Quote from: idunnosomename on December 24, 2021, 11:32:04 AMWill this look back at Earth and see me having a wank? Fucking perverts

It'll be a wank from the distant past so you can have them done as paedos

Johnny Foreigner

Hubble suffered from spherical aberration, which was corrected by giving the telescope some spectacles. This thing will be too far out to go and put some glasses on it, especially if you consider that no one has ever travelled farther than the Moon.

But Hubble already spotted objects from some 12,000 million years ago, when they let it look at an empty bit of Ursa Minor (?) for three consecutive weeks. They were young, irregular galaxies that were in the process of adopting their galaxy shape. If the universe is about 12,500 million years old, you would not be able to see any further. Any light that, after the Big Bang, travelled in the opposite direction from ours, would be behind our event horizon.

Tony Tony Tony

What's the betting that like all Xmas technology it doesn't come batteries included?

Then we can laugh at the space nerds panicking trying to find a corner shop open in Houston.

touchingcloth

Quote from: Replies From View on December 24, 2021, 12:01:49 PMBut they talk about looking back to light from the origin of the universe - well that would be matter that has since moved on, which would surely amount to an earlier stage of the same things.


It is confusing, I want to understand this but I expect not to work hard to get there.  I expect it just to instantly make sense to my stupid brain.

Perhaps the thing you're missing is that the universe is expanding, so the light from the early universe is moving away from us and we from it, at not too far from the speed of light. We can't see the very early universe (<400,000 years) cos it was moving even faster than that before then.

Replies From View

Well I think it should chill the fuck out.  What's the hurry

touchingcloth


ZoyzaSorris

Quote from: bgmnts on December 24, 2021, 12:10:25 PMI dont care about an economic benefit more about solving problems like starvation and disease and climate change and that.

If tories want to change that shit then yeah I guess i'm tory.

Sorry mate didn't mean it! But yes, I agree it is great if science and tech can help deal with such things. But I don't think science just for the sake of discovery is a hindrance to that.

Haha, idiots, you won't see shit through that. Everyone knows telescopes are supposed to look like this:



If telescopes were supposed to look like big gold honeycomb things, pirates would have made theirs like that with all those pieces of eight they'd plundered.

touchingcloth

"I see no ships."

Yeah, I'm not fucking surprised.

ZoyzaSorris

Quote from: touchingcloth on December 24, 2021, 12:36:04 PMPerhaps the thing you're missing is that the universe is expanding, so the light from the early universe is moving away from us and we from it, at not too far from the speed of light. We can't see the very early universe (<400,000 years) cos it was moving even faster than that before then.

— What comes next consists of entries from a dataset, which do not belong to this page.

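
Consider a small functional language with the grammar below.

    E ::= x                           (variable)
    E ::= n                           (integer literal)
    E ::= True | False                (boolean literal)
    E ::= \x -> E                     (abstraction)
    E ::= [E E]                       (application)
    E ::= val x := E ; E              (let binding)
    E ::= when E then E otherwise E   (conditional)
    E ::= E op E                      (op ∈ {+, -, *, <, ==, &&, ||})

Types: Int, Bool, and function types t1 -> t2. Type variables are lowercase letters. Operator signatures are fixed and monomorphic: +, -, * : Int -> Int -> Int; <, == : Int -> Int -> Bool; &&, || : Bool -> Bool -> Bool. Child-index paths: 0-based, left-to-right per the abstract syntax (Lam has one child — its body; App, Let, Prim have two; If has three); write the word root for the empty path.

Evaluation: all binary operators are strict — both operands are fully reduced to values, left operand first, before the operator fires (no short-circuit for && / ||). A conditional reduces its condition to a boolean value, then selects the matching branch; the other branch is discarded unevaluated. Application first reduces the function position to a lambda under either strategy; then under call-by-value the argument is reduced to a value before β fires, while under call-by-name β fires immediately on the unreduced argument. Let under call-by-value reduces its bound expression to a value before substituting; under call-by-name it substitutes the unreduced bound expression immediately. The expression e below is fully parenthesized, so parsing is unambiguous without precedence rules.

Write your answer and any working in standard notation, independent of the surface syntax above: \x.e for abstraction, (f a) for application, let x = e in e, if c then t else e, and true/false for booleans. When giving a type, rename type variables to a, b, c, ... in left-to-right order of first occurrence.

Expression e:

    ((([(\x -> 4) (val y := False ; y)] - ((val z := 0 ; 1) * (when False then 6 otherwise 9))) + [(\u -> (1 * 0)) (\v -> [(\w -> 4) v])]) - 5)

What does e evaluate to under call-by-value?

Answer: -10

Trace:
step 0: (((((\x.4) (let y = false in y)) - ((let z = 0 in 1) * (if false then 6 else 9))) + ((\u.(1 * 0)) (\v.((\w.4) v)))) - 5)
step 1: [let@0.0.0.1] (((((\x.4) false) - ((let z = 0 in 1) * (if false then 6 else 9))) + ((\u.(1 * 0)) (\v.((\w.4) v)))) - 5)
step 2: [beta@0.0.0] (((4 - ((let z = 0 in 1) * (if false then 6 else 9))) + ((\u.(1 * 0)) (\v.((\w.4) v)))) - 5)
step 3: [let@0.0.1.0] (((4 - (1 * (if false then 6 else 9))) + ((\u.(1 * 0)) (\v.((\w.4) v)))) - 5)
step 4: [if@0.0.1.1] (((4 - (1 * 9)) + ((\u.(1 * 0)) (\v.((\w.4) v)))) - 5)
step 5: [delta@0.0.1] (((4 - 9) + ((\u.(1 * 0)) (\v.((\w.4) v)))) - 5)
step 6: [delta@0.0] ((-5 + ((\u.(1 * 0)) (\v.((\w.4) v)))) - 5)
step 7: [beta@0.1] ((-5 + (1 * 0)) - 5)
step 8: [delta@0.1] ((-5 + 0) - 5)
step 9: [delta@0] (-5 - 5)
step 10: [delta@root] -10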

That's interesting - I thought the expansion of space was accelerating (hence why the existential nightmare end point of head death) - so did it expand faster for a bit then slow down (before starting to accelerate again)?

Endicott

Basically, yes. Although there are different theories. Google inflation in the early universe.

Endicott

Another thing to bear in mind is that although matter can't travel faster than light, space-time can. Which is why light can't escape from a black hole, because space-time is travelling into the black hole faster than light. Add to that that the universe is expanding because space-time is expanding, and it all gets quite hard to visualise.